Наша Софи захотела ездить верхом. И моментально Софихен получила амазоночку, и не просто костюмчик, но к нему и шляпку, и сережки, и перчаточки. Нет, конечно, у меня в обозримом будущем есть шанс донашивать все это убранство за старшенькой — если я внезапно раздамся вширь, ведь Софи у нас коренастая, как говорится, в теле. Нарядив свою красавицу и наумилявшись до посинения, папаша повез свое сокровище на ипподром. Я ни разу в жизни там не была — и, естественно, попыталась увязаться. Но меня не взяли. Я наказана.
* * *
— Ну как там верховая езда, — спросил Эрнст у возвращенцев, — за каждое занятие отдельно платить или за месяц вперед?
— Отдельно, — сказал папаша и стал умиляться, как его ненаглядная Софи держалась в седле. Я была уверена, что как деревянная корова, но с визгом.
— Софи, — я заглянула в комнату, где сестра переодевалась. Софи наигранно взвизгнула, как будто заглянул страшный незнакомец. — Ты же раньше лошадей терпеть не могла. Плохо пахнут, могут копытом в лоб дать, и вообще автомобиль — транспорт будущего. Что за резкая перемена, она требует психоанализа!
— Очень страшно, — поделилась Софи. — Дали спокойную лошадь, для начинающих, тренер говорит — не бойся, а мне так страшно было. Папа купил булку, сунул мне, говорит — покорми. Я вся тряслась, что лошадь ее сжует вместе с пальцами. А запахон!.. Лена! Сделай что-нибудь с амазонкой, чтоб не воняла, это невыносимо…
Лена приняла костюм и стала чистить щеткой.
— Не будешь больше ходить? — невинно осведомилась я.
— Буду! Только ты никому не говори! — Сестрица понизила голос и сделала страшные глаза. — Занимается…
Мальчик, поняла я.
— …двоюродный брат одноклассницы моей подружки!
— Ты его там видела?
— Сегодня — нет, но я буду каждый день ходить и узнаю, в какие дни он…
* * *
— Зачем было покупать столько меда, вот зачем? — Я сокрушенно обозревала содержимое кладовки. — Пока мы едим одну банку, во всех остальных мед намертво затвердевает. И никто его не ест. Но мама же не хочет понимать, берет одновременно десяток…

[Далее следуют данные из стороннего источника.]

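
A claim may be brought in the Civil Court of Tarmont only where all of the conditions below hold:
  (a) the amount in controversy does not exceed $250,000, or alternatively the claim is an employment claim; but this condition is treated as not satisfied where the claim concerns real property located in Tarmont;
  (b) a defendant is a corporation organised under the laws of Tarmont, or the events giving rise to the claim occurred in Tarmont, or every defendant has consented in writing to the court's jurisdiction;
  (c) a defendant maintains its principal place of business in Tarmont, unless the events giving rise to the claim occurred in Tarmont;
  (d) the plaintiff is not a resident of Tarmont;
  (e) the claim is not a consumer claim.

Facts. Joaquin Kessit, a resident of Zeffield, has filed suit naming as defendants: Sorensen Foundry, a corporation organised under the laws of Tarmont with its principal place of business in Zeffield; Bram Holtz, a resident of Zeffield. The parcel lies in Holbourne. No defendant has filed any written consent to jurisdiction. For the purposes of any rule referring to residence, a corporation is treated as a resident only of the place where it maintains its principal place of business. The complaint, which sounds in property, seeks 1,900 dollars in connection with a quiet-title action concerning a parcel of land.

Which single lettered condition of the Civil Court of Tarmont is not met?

The Civil Court of Tarmont:
  (a) The amount in controversy is 1,900 dollars, within the USD 250,000 ceiling, which satisfies one of the alternatives. And the carve-out is inapplicable — the property lies in Holbourne, not Tarmont. Satisfied.
  (b) Sorensen Foundry is organised under the laws of Tarmont, so this disjunct is met. Met.
  (c) The corporate defendant(s) have their principal place of business in Zeffield, not Tarmont. The proviso offers no rescue either, since the operative events occurred in Holbourne, not Tarmont. Not satisfied.
  (d) The plaintiff resides in Zeffield, which is not Tarmont. Satisfied.
  (e) The claim is a property claim, not a consumer claim. Met.
Only condition (c) fails.

(c)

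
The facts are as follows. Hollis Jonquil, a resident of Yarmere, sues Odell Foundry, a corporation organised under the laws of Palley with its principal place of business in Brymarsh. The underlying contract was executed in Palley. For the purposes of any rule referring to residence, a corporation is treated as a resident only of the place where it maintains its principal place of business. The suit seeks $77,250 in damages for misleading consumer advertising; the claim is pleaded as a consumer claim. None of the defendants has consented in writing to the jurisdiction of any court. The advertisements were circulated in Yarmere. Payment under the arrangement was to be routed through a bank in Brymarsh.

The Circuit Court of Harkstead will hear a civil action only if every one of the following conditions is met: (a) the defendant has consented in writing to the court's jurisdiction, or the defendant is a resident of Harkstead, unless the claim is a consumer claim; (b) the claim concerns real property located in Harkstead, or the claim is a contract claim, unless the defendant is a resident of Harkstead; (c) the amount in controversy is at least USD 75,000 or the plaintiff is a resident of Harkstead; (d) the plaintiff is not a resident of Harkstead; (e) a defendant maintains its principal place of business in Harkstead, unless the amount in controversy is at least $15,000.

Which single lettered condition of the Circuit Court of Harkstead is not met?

(b)

The Circuit Court of Harkstead:
  (a) No such written consent has been filed; the defendant resides in Brymarsh, not Harkstead — every alternative fails. But the claim is a consumer claim, and the 'unless' clause therefore excuses the requirement. Satisfied.
  (b) The claim does not concern real property; the claim is a consumer claim, not a contract claim — every alternative fails. The proviso offers no rescue either, since the defendant resides in Brymarsh, not Harkstead. Not met.
  (c) The amount in controversy is USD 77,250, which meets the USD 75,000 floor, which satisfies one of the alternatives. Condition met.
  (d) The plaintiff resides in Yarmere, which is not Harkstead. Met.
  (e) The corporate defendant(s) have their principal place of business in Brymarsh, not Harkstead. However, the amount in controversy is USD 77,250, which meets the USD 15,000 floor, so the 'unless' proviso supplies this condition. Met.
Only condition (b) fails.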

— Можно его растопить. Согреем воду и поставим банку в кастрюлю, и мед разжижается, — сказала тетя.
Мы растопили мед, я попробовала — вкусовые качества явно оставляли желать лучшего. Зато Эрнст, Оливер, Софи, папа, мама и тетя уплетали, как будто медок был свеженький, жидкий — и я ела, чтобы не отставать.
— А мне мед? — напомнил Мартин.
— А тебе — нет! Хулиган, — отрезала мама.
Я зацокала языком:
— Легко отделался! Мы-то не приверженцы обрядов, ненужная вещь, а если бы с нами жила бабушка Эммелина, она бы тебе голову оторвала!
Мартин посмотрел тяжелым взглядом на меня, потом — на Оливера. «Знал бы, кто из вас меня сдал, сам бы голову оторвал», — телепатировал он.
* * *
Я зажгла свечу и подкралась к спящей сестре. Щелк, щелк, щелк ножницами — половина ее волос осталась на подушке. Я осторожно подняла оставшиеся волосы и густо намазала медом.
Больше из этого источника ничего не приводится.